Nel 1967, Carmichael fece un viaggio di trasformazione, viaggiando fuori dagli Stati Uniti per visitare i leader rivoluzionari di Cuba, Vietnam del Nord, Cina e Guinea. Al suo ritorno negli Stati Uniti, lasciò il SNCC e divenne primo ministro delle più radicali Pantere Nere. Trascorse i due anni successivi parlando in tutto il paese e scrivendo saggi sul nazionalismo nero, il separatismo nero e, sempre più, il panafricanismo, che alla fine divenne la causa della vita di Carmichael. Nel 1969, Carmichael lasciò le Pantere Nere e lasciò gli Stati Uniti per prendere la residenza permanente a Conakry, in Guinea, dove dedicò la sua vita alla causa dell’unità panafricana. “L’America non appartiene ai neri”, disse, spiegando la sua partenza dal paese. Carmichael cambiò il suo nome in Kwame Toure per onorare sia il presidente del Ghana, Kwame Nkrumah, che il presidente della Guinea, Sekou Toure.
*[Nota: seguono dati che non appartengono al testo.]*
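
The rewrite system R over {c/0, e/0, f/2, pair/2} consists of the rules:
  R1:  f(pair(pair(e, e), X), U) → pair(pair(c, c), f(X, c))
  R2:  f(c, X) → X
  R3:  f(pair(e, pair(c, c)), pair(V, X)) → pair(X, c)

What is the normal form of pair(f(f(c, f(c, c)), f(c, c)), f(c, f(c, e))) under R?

1. pair(f(f(c, f(c, c)), f(c, c)), f(c, f(c, e)))  →  pair(f(f(c, c), f(c, c)), f(c, f(c, e)))   [R2 at 1.1]
2. pair(f(f(c, c), f(c, c)), f(c, f(c, e)))  →  pair(f(c, f(c, c)), f(c, f(c, e)))   [R2 at 1.1]
3. pair(f(c, f(c, c)), f(c, f(c, e)))  →  pair(f(c, c), f(c, f(c, e)))   [R2 at 1]
4. pair(f(c, c), f(c, f(c, e)))  →  pair(c, f(c, f(c, e)))   [R2 at 1]
5. pair(c, f(c, f(c, e)))  →  pair(c, f(c, e))   [R2 at 2]
6. pair(c, f(c, e))  →  pair(c, e)   [R2 at 2]

pair(c, e)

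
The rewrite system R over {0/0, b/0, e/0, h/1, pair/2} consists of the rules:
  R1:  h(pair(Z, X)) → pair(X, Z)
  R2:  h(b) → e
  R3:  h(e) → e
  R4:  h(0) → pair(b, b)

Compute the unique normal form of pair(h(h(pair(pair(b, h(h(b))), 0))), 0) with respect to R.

pair(pair(pair(b, e), 0), 0)

1. pair(h(h(pair(pair(b, h(h(b))), 0))), 0)  →  pair(h(pair(0, pair(b, h(h(b))))), 0)   [R1 at 1.1]
2. pair(h(pair(0, pair(b, h(h(b))))), 0)  →  pair(pair(pair(b, h(h(b))), 0), 0)   [R1 at 1]
3. pair(pair(pair(b, h(h(b))), 0), 0)  →  pair(pair(pair(b, h(e)), 0), 0)   [R2 at 1.1.2.1]
4. pair(pair(pair(b, h(e)), 0), 0)  →  pair(pair(pair(b, e), 0), 0)   [R3 at 1.1.2]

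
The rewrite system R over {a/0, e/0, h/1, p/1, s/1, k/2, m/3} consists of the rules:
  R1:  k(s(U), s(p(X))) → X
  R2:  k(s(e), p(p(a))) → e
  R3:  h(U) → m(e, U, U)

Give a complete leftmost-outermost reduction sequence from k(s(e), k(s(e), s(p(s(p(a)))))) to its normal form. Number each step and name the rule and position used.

a

1. k(s(e), k(s(e), s(p(s(p(a))))))  →  k(s(e), s(p(a)))   [R1 at 2]
2. k(s(e), s(p(a)))  →  a   [R1 at ε]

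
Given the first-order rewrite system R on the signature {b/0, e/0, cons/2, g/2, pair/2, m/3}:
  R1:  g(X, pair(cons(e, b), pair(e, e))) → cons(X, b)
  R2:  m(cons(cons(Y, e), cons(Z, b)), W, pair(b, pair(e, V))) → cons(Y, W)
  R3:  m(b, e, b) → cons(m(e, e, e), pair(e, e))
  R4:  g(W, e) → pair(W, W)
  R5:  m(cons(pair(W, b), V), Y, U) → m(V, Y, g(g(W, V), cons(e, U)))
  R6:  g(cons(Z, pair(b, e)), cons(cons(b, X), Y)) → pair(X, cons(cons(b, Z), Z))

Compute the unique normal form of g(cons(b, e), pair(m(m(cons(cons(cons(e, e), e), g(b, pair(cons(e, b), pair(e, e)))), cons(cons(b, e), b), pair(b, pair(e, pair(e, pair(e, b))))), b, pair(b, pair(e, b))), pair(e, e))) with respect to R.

1. g(cons(b, e), pair(m(m(cons(cons(cons(e, e), e), g(b, pair(cons(e, b), pair(e, e)))), cons(cons(b, e), b), pair(b, pair(e, pair(e, pair(e, b))))), b, pair(b, pair(e, b))), pair(e, e)))  →  g(cons(b, e), pair(m(m(cons(cons(cons(e, e), e), cons(b, b)), cons(cons(b, e), b), pair(b, pair(e, pair(e, pair(e, b))))), b, pair(b, pair(e, b))), pair(e, e)))   [R1 at 2.1.1.1.2]
2. g(cons(b, e), pair(m(m(cons(cons(cons(e, e), e), cons(b, b)), cons(cons(b, e), b), pair(b, pair(e, pair(e, pair(e, b))))), b, pair(b, pair(e, b))), pair(e, e)))  →  g(cons(b, e), pair(m(cons(cons(e, e), cons(cons(b, e), b)), b, pair(b, pair(e, b))), pair(e, e)))   [R2 at 2.1.1]
3. g(cons(b, e), pair(m(cons(cons(e, e), cons(cons(b, e), b)), b, pair(b, pair(e, b))), pair(e, e)))  →  g(cons(b, e), pair(cons(e, b), pair(e, e)))   [R2 at 2.1]
4. g(cons(b, e), pair(cons(e, b), pair(e, e)))  →  cons(cons(b, e), b)   [R1 at ε]

cons(cons(b, e), b)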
Nel 1968, Carmichael sposò Miriam Makeba, una cantante sudafricana. Dopo il loro divorzio, sposò in seguito una dottoressa guineana di nome Marlyatou Barry. Anche se fece frequenti viaggi negli Stati Uniti per sostenere il panafricanismo come unica vera via di liberazione per i neri di tutto il mondo, Carmichael mantenne la residenza permanente in Guinea per il resto della sua vita. A Carmichael fu diagnosticato un cancro alla prostata nel 1985 e, sebbene non sia chiaro cosa intendesse esattamente, disse pubblicamente che il suo cancro “mi è stato dato dalle forze dell’imperialismo americano e da altri che hanno cospirato con loro”. Morì il 15 novembre 1998, all’età di 57 anni.
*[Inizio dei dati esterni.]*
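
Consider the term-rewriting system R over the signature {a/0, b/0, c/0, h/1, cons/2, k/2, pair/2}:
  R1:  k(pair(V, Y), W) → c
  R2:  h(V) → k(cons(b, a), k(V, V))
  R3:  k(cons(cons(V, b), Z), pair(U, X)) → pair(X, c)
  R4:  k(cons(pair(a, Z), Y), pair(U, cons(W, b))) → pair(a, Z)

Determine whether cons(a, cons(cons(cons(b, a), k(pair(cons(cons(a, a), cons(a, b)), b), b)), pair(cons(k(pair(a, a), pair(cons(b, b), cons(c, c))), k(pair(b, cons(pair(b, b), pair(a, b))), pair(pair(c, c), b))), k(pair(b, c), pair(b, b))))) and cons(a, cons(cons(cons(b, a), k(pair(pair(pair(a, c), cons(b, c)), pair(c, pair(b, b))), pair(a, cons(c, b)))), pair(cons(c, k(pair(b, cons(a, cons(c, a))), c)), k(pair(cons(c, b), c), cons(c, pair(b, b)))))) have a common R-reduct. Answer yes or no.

yes — NF(t₁) = cons(a, cons(cons(cons(b, a), c), pair(cons(c, c), c))), NF(t₂) = cons(a, cons(cons(cons(b, a), c), pair(cons(c, c), c)))

Reduce t₁ = cons(a, cons(cons(cons(b, a), k(pair(cons(cons(a, a), cons(a, b)), b), b)), pair(cons(k(pair(a, a), pair(cons(b, b), cons(c, c))), k(pair(b, cons(pair(b, b), pair(a, b))), pair(pair(c, c), b))), k(pair(b, c), pair(b, b))))):
1. cons(a, cons(cons(cons(b, a), k(pair(cons(cons(a, a), cons(a, b)), b), b)), pair(cons(k(pair(a, a), pair(cons(b, b), cons(c, c))), k(pair(b, cons(pair(b, b), pair(a, b))), pair(pair(c, c), b))), k(pair(b, c), pair(b, b)))))  →  cons(a, cons(cons(cons(b, a), c), pair(cons(k(pair(a, a), pair(cons(b, b), cons(c, c))), k(pair(b, cons(pair(b, b), pair(a, b))), pair(pair(c, c), b))), k(pair(b, c), pair(b, b)))))   [R1 at 2.1.2]
2. cons(a, cons(cons(cons(b, a), c), pair(cons(k(pair(a, a), pair(cons(b, b), cons(c, c))), k(pair(b, cons(pair(b, b), pair(a, b))), pair(pair(c, c), b))), k(pair(b, c), pair(b, b)))))  →  cons(a, cons(cons(cons(b, a), c), pair(cons(c, k(pair(b, cons(pair(b, b), pair(a, b))), pair(pair(c, c), b))), k(pair(b, c), pair(b, b)))))   [R1 at 2.2.1.1]
3. cons(a, cons(cons(cons(b, a), c), pair(cons(c, k(pair(b, cons(pair(b, b), pair(a, b))), pair(pair(c, c), b))), k(pair(b, c), pair(b, b)))))  →  cons(a, cons(cons(cons(b, a), c), pair(cons(c, c), k(pair(b, c), pair(b, b)))))   [R1 at 2.2.1.2]
4. cons(a, cons(cons(cons(b, a), c), pair(cons(c, c), k(pair(b, c), pair(b, b)))))  →  cons(a, cons(cons(cons(b, a), c), pair(cons(c, c), c)))   [R1 at 2.2.2]

Reduce t₂ = cons(a, cons(cons(cons(b, a), k(pair(pair(pair(a, c), cons(b, c)), pair(c, pair(b, b))), pair(a, cons(c, b)))), pair(cons(c, k(pair(b, cons(a, cons(c, a))), c)), k(pair(cons(c, b), c), cons(c, pair(b, b)))))):
1. cons(a, cons(cons(cons(b, a), k(pair(pair(pair(a, c), cons(b, c)), pair(c, pair(b, b))), pair(a, cons(c, b)))), pair(cons(c, k(pair(b, cons(a, cons(c, a))), c)), k(pair(cons(c, b), c), cons(c, pair(b, b))))))  →  cons(a, cons(cons(cons(b, a), c), pair(cons(c, k(pair(b, cons(a, cons(c, a))), c)), k(pair(cons(c, b), c), cons(c, pair(b, b))))))   [R1 at 2.1.2]
2. cons(a, cons(cons(cons(b, a), c), pair(cons(c, k(pair(b, cons(a, cons(c, a))), c)), k(pair(cons(c, b), c), cons(c, pair(b, b))))))  →  cons(a, cons(cons(cons(b, a), c), pair(cons(c, c), k(pair(cons(c, b), c), cons(c, pair(b, b))))))   [R1 at 2.2.1.2]
3. cons(a, cons(cons(cons(b, a), c), pair(cons(c, c), k(pair(cons(c, b), c), cons(c, pair(b, b))))))  →  cons(a, cons(cons(cons(b, a), c), pair(cons(c, c), c)))   [R1 at 2.2.2]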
Oratore ispirato, saggista persuasivo, organizzatore efficace e pensatore espansivo, Carmichael si distingue come una delle figure preminenti del movimento per i diritti civili americano. Il suo spirito instancabile e la sua visione radicale sono forse meglio catturati dal saluto con cui ha risposto al suo telefono fino al giorno della sua morte: “Pronto per la rivoluzione!”